De perestrojka was in volle gang toen sovjet-burgers schoorvoetend hun familiearchief, correspondentie, dagboeken en officiële documenten over vervolgde familieleden bij Memorial begonnen in te leveren. Dankzij Gorbatsjov durfden ze niet alleen voor het eerst openlijk te praten over hun (groot)ouders, ooms en tantes die in de kelders van de KGB werden gemarteld en geëxecuteerd, in massagraven werden gegooid of de hongerdood stierven in Stalins strafkampen.
Met de oprichting van Memorial ontstond eindelijk een van de oppermachtige staat onafhankelijk instituut waar zij hun familieschatten veilig waanden en waar toegang tot de archieven voor iedereen gewaarborgd zou zijn. Zo kregen burgers hoop dat hun dierbaren een plek zouden krijgen in de geschiedenis, opdat die zich nooit meer zou herhalen.
Die hoop wordt sindsdien jaarlijks levend gehouden op 29 oktober (aan de vooravond van de Herdenkingsdag voor de slachtoffers van politieke repressie'), tijdens Memorials plechtigheid 'De teruggave van de namen'. Vele duizenden deelnemers lezen dan bij het gedoogde monument tegen het stalinisme de namen voor van de 40.000 tijdens de terreur geëxecuteerde Moskovieten.
Dat monument is een simpele zwerfkei van Solovki - een eilandengroep in de Witte Zee waar op last van Lenin in 1921 het eerste communistische strafkamp werd geopend. Memorial plaatste de kei in vrijer tijden pal tegenover de Loebjanka, het hoofdkwartier van de geheime dienst, waar nu de FSB huist. Ik was bij die eerste bijeenkomst, in 1989, en herinner het me als een van de indrukwekkendste gebeurtenissen uit mijn correspondentschap voor NRC Handelsblad. Memorial voelde letterlijk als een rots in de branding.

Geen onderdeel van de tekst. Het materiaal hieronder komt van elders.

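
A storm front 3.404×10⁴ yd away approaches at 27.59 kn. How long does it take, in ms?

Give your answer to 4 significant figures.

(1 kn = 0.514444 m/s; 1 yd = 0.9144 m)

3.404×10⁴ yd × 0.9144 = 31126.2 m
27.59 kn × 0.514444 = 14.1935 m/s
t = d / v = 31126.2 m / 14.1935 m/s = 2192.99 s
2192.99 s ÷ (0.001 s/ms) = 2.19299×10⁶ ms

2.193×10⁶ ms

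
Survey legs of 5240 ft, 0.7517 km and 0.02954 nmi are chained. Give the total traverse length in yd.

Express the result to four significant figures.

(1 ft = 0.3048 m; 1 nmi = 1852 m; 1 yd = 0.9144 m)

5240 ft × 0.3048 = 1597.15 m
0.7517 km × 1000 = 751.7 m
0.02954 nmi × 1852 = 54.7081 m
Total: 1597.15 + 751.7 + 54.7081 = 2403.56 m
In yd: 2403.56 / 0.9144 = 2628.57 yd

2629 yd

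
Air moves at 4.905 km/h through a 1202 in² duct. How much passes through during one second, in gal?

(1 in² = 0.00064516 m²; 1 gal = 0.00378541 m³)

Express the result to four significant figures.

279.1 gal

4.905 km/h × (1/3.6) → 1.3625 m/s
1202 in² × 0.00064516 → 0.775482 m²
V = v × A × t = 1.3625 m/s × 0.775482 m² × 1 s = 1.05659 m³
1.05659 m³ ÷ (0.00378541 m³/gal) = 279.122 gal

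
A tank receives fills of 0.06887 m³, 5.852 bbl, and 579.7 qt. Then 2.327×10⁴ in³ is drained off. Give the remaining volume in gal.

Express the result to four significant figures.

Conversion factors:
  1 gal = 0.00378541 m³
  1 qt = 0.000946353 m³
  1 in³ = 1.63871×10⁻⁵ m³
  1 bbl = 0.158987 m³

0.06887 m³ (already m³)
5.852 bbl × 0.158987 → 0.930392 m³
579.7 qt × 0.000946353 → 0.548601 m³
2.327×10⁴ in³ × 1.63871×10⁻⁵ → 0.381328 m³
Sum: 0.06887 + 0.930392 + 0.548601 − 0.381328 = 1.16654 m³
In gal: 1.16654 / 0.00378541 = 308.167 gal

308.2 gal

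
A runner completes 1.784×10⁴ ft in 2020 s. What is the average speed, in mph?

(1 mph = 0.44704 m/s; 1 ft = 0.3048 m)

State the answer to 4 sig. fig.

6.022 mph

1.784×10⁴ ft × 0.3048 → 5437.63 m
v = d / t = 5437.63 m / 2020 s = 2.6919 m/s
2.6919 m/s ÷ (0.44704 m/s/mph) = 6.02161 mph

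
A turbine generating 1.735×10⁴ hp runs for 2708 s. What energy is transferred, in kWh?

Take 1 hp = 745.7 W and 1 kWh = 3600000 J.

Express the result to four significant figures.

9732 kWh

1.735×10⁴ hp × 745.7 → 1.29379×10⁷ W
E = P × t = 1.29379×10⁷ W × 2708 s = 3.50358×10¹⁰ J
3.50358×10¹⁰ J ÷ (3600000 J/kWh) = 9732.17 kWh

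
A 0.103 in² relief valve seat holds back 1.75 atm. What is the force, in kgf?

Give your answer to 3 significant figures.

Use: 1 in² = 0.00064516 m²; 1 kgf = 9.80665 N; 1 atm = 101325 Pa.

1.75 atm × 101325 = 177319 Pa
0.103 in² × 0.00064516 = 6.64515×10⁻⁵ m²
F = P × A = 177319 Pa × 6.64515×10⁻⁵ m² = 11.7831 N
11.7831 N ÷ (9.80665 N/kgf) = 1.20154 kgf

1.20 kgf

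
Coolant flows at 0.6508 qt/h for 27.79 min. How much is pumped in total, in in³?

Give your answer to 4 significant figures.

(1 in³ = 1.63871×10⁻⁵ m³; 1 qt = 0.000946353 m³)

0.6508 qt/h → 1.7108×10⁻⁷ m³/s
27.79 min → 1667.4 s
V = Q × t = 1.7108×10⁻⁷ × 1667.4 = 2.85259×10⁻⁴ m³
In in³: 2.85259×10⁻⁴ / 1.63871×10⁻⁵ = 17.4075 in³

17.41 in³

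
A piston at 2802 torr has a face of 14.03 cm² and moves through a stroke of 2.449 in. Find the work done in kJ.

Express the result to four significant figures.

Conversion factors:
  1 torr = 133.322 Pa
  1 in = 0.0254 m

2802 torr → 373568 Pa
14.03 cm² → 0.001403 m²
F = P × A = 373568 × 0.001403 = 524.116 N
2.449 in → 0.0622046 m
W = F × d = 524.116 × 0.0622046 = 32.6024 J
In kJ: 32.6024 / 1000 = 0.0326024 kJ

0.03260 kJ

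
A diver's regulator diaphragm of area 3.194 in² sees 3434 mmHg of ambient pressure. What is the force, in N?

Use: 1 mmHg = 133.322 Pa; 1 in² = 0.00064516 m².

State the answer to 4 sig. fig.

3434 mmHg × 133.322 = 457828 Pa
3.194 in² × 0.00064516 = 0.00206064 m²
F = P × A = 457828 Pa × 0.00206064 m² = 943.419 N

943.4 N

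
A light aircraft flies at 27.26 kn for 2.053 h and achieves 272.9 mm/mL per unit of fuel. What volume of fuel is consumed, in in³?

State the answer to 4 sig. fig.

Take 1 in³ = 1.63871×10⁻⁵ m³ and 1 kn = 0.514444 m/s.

27.26 kn → 14.0237 m/s
2.053 h → 7390.8 s
d = v × t = 14.0237 × 7390.8 = 103646 m
272.9 mm/mL → 272900 m/m³
V = d / (distance per unit fuel) = 103646 / 272900 = 0.379795 m³
In in³: 0.379795 / 1.63871×10⁻⁵ = 23176.5 in³

2.318×10⁴ in³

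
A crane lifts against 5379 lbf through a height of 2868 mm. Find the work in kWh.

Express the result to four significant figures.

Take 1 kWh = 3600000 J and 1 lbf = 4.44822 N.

5379 lbf × 4.44822 = 23927 N
2868 mm × 0.001 = 2.868 m
W = F × d = 23927 N × 2.868 m = 68622.6 J
68622.6 J ÷ (3600000 J/kWh) = 0.0190618 kWh

0.01906 kWh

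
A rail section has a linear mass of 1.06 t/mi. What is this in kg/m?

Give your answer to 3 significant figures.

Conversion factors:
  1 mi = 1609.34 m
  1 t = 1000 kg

1.06 t/mi × 1000 kg/t ÷ 1609.34 m/mi = 0.658655 kg/m
0.658655 kg/m  = 0.658655 kg/m

0.659 kg/m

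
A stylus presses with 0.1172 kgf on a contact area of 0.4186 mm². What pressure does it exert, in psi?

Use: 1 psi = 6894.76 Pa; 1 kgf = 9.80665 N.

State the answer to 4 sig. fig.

398.2 psi

0.1172 kgf × 9.80665 → 1.14934 N
0.4186 mm² × 10⁻⁶ → 4.186×10⁻⁷ m²
P = F / A = 1.14934 N / 4.186×10⁻⁷ m² = 2.74568×10⁶ Pa
2.74568×10⁶ Pa ÷ (6894.76 Pa/psi) = 398.227 psi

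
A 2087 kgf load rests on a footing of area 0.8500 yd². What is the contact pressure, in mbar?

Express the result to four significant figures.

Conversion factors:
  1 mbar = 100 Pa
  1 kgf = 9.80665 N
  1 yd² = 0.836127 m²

288.0 mbar

2087 kgf × 9.80665 = 20466.5 N
0.8500 yd² × 0.836127 = 0.710708 m²
P = F / A = 20466.5 N / 0.710708 m² = 28797.3 Pa
28797.3 Pa ÷ (100 Pa/mbar) = 287.973 mbar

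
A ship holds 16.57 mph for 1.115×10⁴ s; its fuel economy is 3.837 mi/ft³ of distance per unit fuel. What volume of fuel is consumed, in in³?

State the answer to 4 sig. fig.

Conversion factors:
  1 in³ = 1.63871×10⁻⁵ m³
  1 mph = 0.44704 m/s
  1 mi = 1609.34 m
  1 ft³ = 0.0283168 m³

16.57 mph → 7.40745 m/s
d = v × t = 7.40745 × 11150 = 82593.1 m
3.837 mi/ft³ → 218070 m/m³
V = d / (distance per unit fuel) = 82593.1 / 218070 = 0.378746 m³
In in³: 0.378746 / 1.63871×10⁻⁵ = 23112.4 in³

2.311×10⁴ in³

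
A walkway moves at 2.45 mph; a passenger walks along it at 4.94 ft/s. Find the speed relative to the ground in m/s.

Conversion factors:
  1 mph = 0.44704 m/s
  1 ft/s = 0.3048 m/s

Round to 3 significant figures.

2.45 mph × 0.44704 → 1.09525 m/s
4.94 ft/s × 0.3048 → 1.50571 m/s
Total: 1.09525 + 1.50571 = 2.60096 m/s

2.60 m/s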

De eerste openbare herdenking van de geëxecuteerde Moskovieten. Op het spandoek: Memorial is een beweging van het geweten.
Woedende reacties
De aanval op Memorial heeft in Rusland tot grote ongerustheid geleid. Nobelprijswinnaar Dmitri Moeratov, hoofdredacteur van de Novaja Gazeta, noemde Memorial 'een ongelooflijk belangrijk tegengif tegen repressie'. 'Memorial is geen vijand des volks, maar een vriend des volks. Terwijl men in ons land Stalin probeert te rehabiliteren, blijft Memorial onvermoeibaar de slachtoffers van de Stalinterreur rehabiliteren. Terwijl onze machthebbers proberen ons verleden te verfraaien, doet Memorial alles om onze toekomst beter te maken, om te voorkomen dat dat gruwelijke verleden dat het land heeft vermalen zich zal herhalen.'
Schrijfster Ljoedmila Petrasjevskaja (83) gaf onmiddellijk de Staatsprijs terug die ze uit handen van Poetin kreeg voor haar toneelstukken over de Stalinterreur.
‘Men berooft mij van Memorial, de herinnering aan de veroordeelden en geëxecuteerden, aan hen die onder de wielen werden gegooid en de hongerdood stierven, aan hen die omkwamen in vrachtwagens, tijdens de etappe van kamp naar kamp, aan hen die gemarteld werden in de Loebjanka en in Kolyma, aan hen die recentelijk nog op straat, in arrestantenwagens en politiebureaus in elkaar zijn geslagen. Aan hen die op dit moment opgesloten zitten op grond van gefabriceerde, valse zaken. Aan die duizenden gevangenen die gevaarlijk zijn voor het regime.’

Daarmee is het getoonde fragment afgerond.